Set READY. Vulnogram UI action — moves the record from REVIEW to READY and stages it for the advisory-send step.
Preview the advisory email on the #email tab. The preview renders the advisory exactly as Vulnogram will send it — same subject, same body, same recipient list. The preview is the load-bearing checkpoint for formatting issues (truncation, broken markdown, missing patch links) that the JSON view does not surface. Always preview before sending. If anything needs to change, edit the corresponding body field on the tracker, wait for the JSON to regenerate, re-paste in #source, and re-preview.
Send the advisory emails. Vulnogram dispatches to <users-list> and <announce-list>. On the tracker, add the announced - emails sent label and remove fix released.
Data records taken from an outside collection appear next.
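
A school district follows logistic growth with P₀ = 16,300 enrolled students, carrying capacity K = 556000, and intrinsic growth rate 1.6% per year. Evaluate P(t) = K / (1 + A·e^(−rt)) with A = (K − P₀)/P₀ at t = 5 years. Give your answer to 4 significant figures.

≈ 17,610 enrolled students

A = (556000 − 16300)/16300 = 33.11043
P(5) = 556000 / (1 + 33.11043·e^(−0.016·5)) = 556000 / (1 + 33.11043·0.923116)
= 556000 / 31.56478 ≈ 17614.57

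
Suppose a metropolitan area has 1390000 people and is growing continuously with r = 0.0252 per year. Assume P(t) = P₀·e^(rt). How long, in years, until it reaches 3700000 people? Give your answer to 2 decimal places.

3700000 = 1390000 · e^(0.0252·t)
t = ln(3700000/1390000) / 0.0252 = ln(2.66187) / 0.0252 = 0.97903 / 0.0252

t ≈ 38.85 years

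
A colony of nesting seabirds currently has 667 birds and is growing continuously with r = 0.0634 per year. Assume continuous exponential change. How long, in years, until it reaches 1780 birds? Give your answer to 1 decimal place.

1780 = 667 · e^(0.0634·t)
t = ln(1780/667) / 0.0634 = ln(2.66867) / 0.0634 = 0.98158 / 0.0634

t ≈ 15.5 years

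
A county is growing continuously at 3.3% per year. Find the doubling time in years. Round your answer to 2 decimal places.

doubling time = ln(2) / |r| = 0.69315 / 0.033

doubling time ≈ 21.00 years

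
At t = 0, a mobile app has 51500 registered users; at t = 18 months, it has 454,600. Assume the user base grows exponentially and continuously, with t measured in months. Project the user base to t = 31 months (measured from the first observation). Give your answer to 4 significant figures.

≈ 2,191,000 registered users

r = ln(454600/51500) / 18 ≈ 0.120991 per month
P(31) = 51500 · e^(0.120991·31) = 51500 · 42.55161 ≈ 2191408.01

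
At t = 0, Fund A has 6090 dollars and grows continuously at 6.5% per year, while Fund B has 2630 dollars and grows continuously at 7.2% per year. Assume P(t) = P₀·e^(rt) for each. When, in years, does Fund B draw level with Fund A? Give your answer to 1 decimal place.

t ≈ 120.0 years

6090·e^(0.065t) = 2630·e^(0.072t)
6090/2630 = e^((0.072 − 0.065)t) → ln(2.31559) = 0.007·t
t = 0.83966 / 0.007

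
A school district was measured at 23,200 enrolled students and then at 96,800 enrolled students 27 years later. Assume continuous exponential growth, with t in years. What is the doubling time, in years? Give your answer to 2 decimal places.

doubling time ≈ 13.10 years

r = ln(96800/23200) / 27 = ln(4.17241) / 27 ≈ 0.052907 per year
doubling time = ln 2 / |r| = 0.69315 / 0.052907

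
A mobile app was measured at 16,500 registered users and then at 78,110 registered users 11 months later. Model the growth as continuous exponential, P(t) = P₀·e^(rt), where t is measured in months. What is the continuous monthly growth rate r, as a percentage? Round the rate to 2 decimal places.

78110 = 16500 · e^(r·11)
e^(11r) = 78110/16500 = 4.73394
r = ln(4.73394) / 11 = 1.55476 / 11

r ≈ 14.13% per month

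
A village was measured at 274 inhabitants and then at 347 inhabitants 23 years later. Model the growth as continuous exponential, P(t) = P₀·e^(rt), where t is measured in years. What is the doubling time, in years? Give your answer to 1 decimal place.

doubling time ≈ 67.5 years

r = ln(347/274) / 23 = ln(1.26642) / 23 ≈ 0.010269 per year
doubling time = ln 2 / |r| = 0.69315 / 0.010269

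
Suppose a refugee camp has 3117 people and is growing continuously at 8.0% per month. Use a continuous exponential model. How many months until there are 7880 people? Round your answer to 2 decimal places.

7880 = 3117 · e^(0.08·t)
t = ln(7880/3117) / 0.08 = ln(2.52807) / 0.08 = 0.92746 / 0.08

t ≈ 11.59 months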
Wait for the publication-ready notification comment. The sync-security-issue skill scans the public users-list archive for the CVE ID on every run. Once it finds the archived advisory, it populates the tracker's Public advisory URL body field, regenerates the CVE JSON to carry the archive URL as a vendor-advisory reference, adds the announced label, and posts a publication-ready notification comment on the tracker (the template body lives in release-manager-publication-comment.md). That comment is the explicit go-ahead for steps 7-8.
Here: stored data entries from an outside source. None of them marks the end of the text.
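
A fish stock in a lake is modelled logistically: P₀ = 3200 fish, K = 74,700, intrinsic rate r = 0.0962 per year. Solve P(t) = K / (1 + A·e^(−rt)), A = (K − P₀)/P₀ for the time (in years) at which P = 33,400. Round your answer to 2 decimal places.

A = (74700 − 3200)/3200 = 22.34375
33400 = 74700/(1 + 22.34375·e^(−0.0962t)) → 1 + 22.34375·e^(−0.0962t) = 2.23653
e^(−0.0962t) = 0.055341 → t = ln(18.06976)/0.0962 = 2.89424/0.0962

t ≈ 30.09 years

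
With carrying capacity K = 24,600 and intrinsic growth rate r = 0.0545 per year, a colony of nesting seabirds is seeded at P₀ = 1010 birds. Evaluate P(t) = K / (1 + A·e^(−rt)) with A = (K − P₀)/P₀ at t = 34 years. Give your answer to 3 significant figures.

A = (24600 − 1010)/1010 = 23.35644
P(34) = 24600 / (1 + 23.35644·e^(−0.0545·34)) = 24600 / (1 + 23.35644·0.156766)
= 24600 / 4.6615 ≈ 5277.27

≈ 5,280 birds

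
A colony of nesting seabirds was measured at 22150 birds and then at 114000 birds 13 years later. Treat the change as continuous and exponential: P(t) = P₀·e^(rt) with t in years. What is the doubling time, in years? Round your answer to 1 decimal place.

doubling time ≈ 5.5 years

r = ln(114000/22150) / 13 = ln(5.14673) / 13 ≈ 0.126028 per year
doubling time = ln 2 / |r| = 0.69315 / 0.126028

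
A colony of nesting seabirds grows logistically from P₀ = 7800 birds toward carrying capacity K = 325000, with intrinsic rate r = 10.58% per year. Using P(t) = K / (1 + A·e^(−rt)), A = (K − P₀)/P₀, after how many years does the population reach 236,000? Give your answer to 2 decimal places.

t ≈ 44.24 years

A = (325000 − 7800)/7800 = 40.66667
236000 = 325000/(1 + 40.66667·e^(−0.1058t)) → 1 + 40.66667·e^(−0.1058t) = 1.37712
e^(−0.1058t) = 0.009273 → t = ln(107.83521)/0.1058 = 4.6806/0.1058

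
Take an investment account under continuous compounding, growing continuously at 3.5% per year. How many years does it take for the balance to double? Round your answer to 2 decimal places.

doubling time = ln(2) / |r| = 0.69315 / 0.035

doubling time ≈ 19.80 years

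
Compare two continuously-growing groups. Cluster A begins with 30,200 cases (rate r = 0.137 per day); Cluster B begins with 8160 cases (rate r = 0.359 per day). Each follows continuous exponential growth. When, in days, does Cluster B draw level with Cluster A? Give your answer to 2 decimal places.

30200·e^(0.137t) = 8160·e^(0.359t)
30200/8160 = e^((0.359 − 0.137)t) → ln(3.70098) = 0.222·t
t = 1.3086 / 0.222

t ≈ 5.89 days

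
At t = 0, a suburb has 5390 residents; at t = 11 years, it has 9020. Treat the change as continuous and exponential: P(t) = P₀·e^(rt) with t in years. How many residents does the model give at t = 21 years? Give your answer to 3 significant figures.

≈ 14,400 residents

r = ln(9020/5390) / 11 ≈ 0.046809 per year
P(21) = 5390 · e^(0.046809·21) = 5390 · 2.67243 ≈ 14404.41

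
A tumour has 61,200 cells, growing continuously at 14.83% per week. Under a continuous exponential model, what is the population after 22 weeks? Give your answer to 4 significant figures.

≈ 1,598,000 cells

P(22) = 61200 · e^(0.1483·22) = 61200 · e^(3.2626)
= 61200 · 26.11735 ≈ 1598382.07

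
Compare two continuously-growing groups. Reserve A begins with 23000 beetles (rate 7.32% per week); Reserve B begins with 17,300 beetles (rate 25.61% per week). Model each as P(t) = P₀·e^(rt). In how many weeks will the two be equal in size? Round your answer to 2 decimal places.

t ≈ 1.56 weeks

23000·e^(0.0732t) = 17300·e^(0.2561t)
23000/17300 = e^((0.2561 − 0.0732)t) → ln(1.32948) = 0.1829·t
t = 0.28479 / 0.1829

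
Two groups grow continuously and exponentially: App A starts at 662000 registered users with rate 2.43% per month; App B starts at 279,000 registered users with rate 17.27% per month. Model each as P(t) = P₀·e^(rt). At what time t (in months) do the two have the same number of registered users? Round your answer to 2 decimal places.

662000·e^(0.0243t) = 279000·e^(0.1727t)
662000/279000 = e^((0.1727 − 0.0243)t) → ln(2.37276) = 0.1484·t
t = 0.86405 / 0.1484

t ≈ 5.82 months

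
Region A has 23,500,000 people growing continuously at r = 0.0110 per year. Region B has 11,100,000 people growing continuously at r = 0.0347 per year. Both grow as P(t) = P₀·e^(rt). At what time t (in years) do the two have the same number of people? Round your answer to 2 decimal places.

23500000·e^(0.011t) = 11100000·e^(0.0347t)
23500000/11100000 = e^((0.0347 − 0.011)t) → ln(2.11712) = 0.0237·t
t = 0.75006 / 0.0237

t ≈ 31.65 years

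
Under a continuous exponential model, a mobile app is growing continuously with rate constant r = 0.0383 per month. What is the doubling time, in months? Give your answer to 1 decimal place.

doubling time = ln(2) / |r| = 0.69315 / 0.0383

doubling time ≈ 18.1 months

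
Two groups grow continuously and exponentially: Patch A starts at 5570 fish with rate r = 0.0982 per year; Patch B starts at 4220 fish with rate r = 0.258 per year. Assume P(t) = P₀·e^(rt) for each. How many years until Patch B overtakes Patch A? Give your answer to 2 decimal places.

5570·e^(0.0982t) = 4220·e^(0.258t)
5570/4220 = e^((0.258 − 0.0982)t) → ln(1.31991) = 0.1598·t
t = 0.27756 / 0.1598

t ≈ 1.74 years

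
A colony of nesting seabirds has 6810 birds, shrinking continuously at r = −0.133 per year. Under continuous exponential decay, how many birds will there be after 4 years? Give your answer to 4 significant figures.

P(4) = 6810 · e^(-0.133·4) = 6810 · e^(-0.532)
= 6810 · 0.58743 ≈ 4000.39

≈ 4,000 birds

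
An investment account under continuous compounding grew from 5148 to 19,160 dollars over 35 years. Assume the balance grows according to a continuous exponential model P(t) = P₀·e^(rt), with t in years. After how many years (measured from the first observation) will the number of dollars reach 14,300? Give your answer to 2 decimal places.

t ≈ 27.21 years

r = ln(19160/5148) / 35 ≈ 0.037549 per year
t = ln(14300/5148) / r = 1.02165 / 0.037549 ≈ 27.208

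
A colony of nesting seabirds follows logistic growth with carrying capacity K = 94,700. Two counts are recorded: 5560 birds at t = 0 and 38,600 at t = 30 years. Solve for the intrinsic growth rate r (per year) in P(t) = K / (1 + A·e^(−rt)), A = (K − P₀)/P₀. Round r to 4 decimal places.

A = (94700 − 5560)/5560 = 16.03237
38600 = 94700/(1 + 16.03237·e^(−r·30)) → e^(−30r) = (2.45337 − 1)/16.03237 = 0.090652
r = −ln(0.090652)/30 = 2.40073/30

r ≈ 0.0800 per year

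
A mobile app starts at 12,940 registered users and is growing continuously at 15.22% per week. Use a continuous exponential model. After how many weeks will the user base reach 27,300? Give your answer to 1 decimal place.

t ≈ 4.9 weeks

27300 = 12940 · e^(0.1522·t)
t = ln(27300/12940) / 0.1522 = ln(2.10974) / 0.1522 = 0.74656 / 0.1522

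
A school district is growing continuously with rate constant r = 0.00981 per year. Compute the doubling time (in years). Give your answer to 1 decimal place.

doubling time ≈ 70.7 years

doubling time = ln(2) / |r| = 0.69315 / 0.00981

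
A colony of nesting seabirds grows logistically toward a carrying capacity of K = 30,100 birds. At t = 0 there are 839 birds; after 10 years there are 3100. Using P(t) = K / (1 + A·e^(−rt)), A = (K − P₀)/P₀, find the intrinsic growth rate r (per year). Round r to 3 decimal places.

r ≈ 0.139 per year

A = (30100 − 839)/839 = 34.87604
3100 = 30100/(1 + 34.87604·e^(−r·10)) → e^(−10r) = (9.70968 − 1)/34.87604 = 0.249732
r = −ln(0.249732)/10 = 1.38737/10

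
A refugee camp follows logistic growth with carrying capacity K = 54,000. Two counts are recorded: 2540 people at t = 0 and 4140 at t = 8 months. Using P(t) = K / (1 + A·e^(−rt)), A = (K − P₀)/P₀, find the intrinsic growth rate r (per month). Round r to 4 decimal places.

r ≈ 0.0650 per month

A = (54000 − 2540)/2540 = 20.25984
4140 = 54000/(1 + 20.25984·e^(−r·8)) → e^(−8r) = (13.04348 − 1)/20.25984 = 0.594451
r = −ln(0.594451)/8 = 0.52012/8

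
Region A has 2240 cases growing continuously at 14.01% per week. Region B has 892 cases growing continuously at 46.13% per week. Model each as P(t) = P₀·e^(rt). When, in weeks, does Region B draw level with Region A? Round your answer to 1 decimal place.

t ≈ 2.9 weeks

2240·e^(0.1401t) = 892·e^(0.4613t)
2240/892 = e^((0.4613 − 0.1401)t) → ln(2.51121) = 0.3212·t
t = 0.92077 / 0.3212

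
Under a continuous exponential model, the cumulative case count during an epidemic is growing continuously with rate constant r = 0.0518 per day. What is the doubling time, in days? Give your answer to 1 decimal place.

doubling time ≈ 13.4 days

doubling time = ln(2) / |r| = 0.69315 / 0.0518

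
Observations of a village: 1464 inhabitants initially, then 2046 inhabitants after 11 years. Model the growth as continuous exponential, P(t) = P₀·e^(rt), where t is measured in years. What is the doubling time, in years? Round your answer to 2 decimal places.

doubling time ≈ 22.78 years

r = ln(2046/1464) / 11 = ln(1.39754) / 11 ≈ 0.030429 per year
doubling time = ln 2 / |r| = 0.69315 / 0.030429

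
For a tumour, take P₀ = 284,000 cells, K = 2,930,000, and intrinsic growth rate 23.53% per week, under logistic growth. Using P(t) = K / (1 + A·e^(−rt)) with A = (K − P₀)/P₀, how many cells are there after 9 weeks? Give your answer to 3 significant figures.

≈ 1,380,000 cells

A = (2930000 − 284000)/284000 = 9.3169
P(9) = 2930000 / (1 + 9.3169·e^(−0.2353·9)) = 2930000 / (1 + 9.3169·0.120308)
= 2930000 / 2.1209 ≈ 1381490.32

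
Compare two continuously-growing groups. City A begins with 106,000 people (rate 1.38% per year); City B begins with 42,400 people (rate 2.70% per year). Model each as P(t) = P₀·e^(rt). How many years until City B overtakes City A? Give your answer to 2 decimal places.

106000·e^(0.0138t) = 42400·e^(0.027t)
106000/42400 = e^((0.027 − 0.0138)t) → ln(2.5) = 0.0132·t
t = 0.91629 / 0.0132

t ≈ 69.42 years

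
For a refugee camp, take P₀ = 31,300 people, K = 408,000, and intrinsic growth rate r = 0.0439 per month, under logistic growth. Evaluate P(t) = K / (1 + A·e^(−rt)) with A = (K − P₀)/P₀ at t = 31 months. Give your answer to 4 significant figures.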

Second paste — READY → PUBLIC. Only after the publication-ready notification fires. Re-open #source, paste the now-final JSON (carrying the archive URL in references[]), Save, move the record READY → PUBLIC via the Vulnogram UI. The record propagates to cve.org once the state lands.
Close the tracker. Close as completed; do not update any labels. The sync-security-issue skill's apply step archives the project-board item afterwards (per the archive-from-board recipe in ../github/project-board.md) so the closed tracker leaves the active board.
The “twice paste” framing in the hand-off comment maps to steps 1 and 7 of the checklist above; step 2 is the rare conditional middle paste.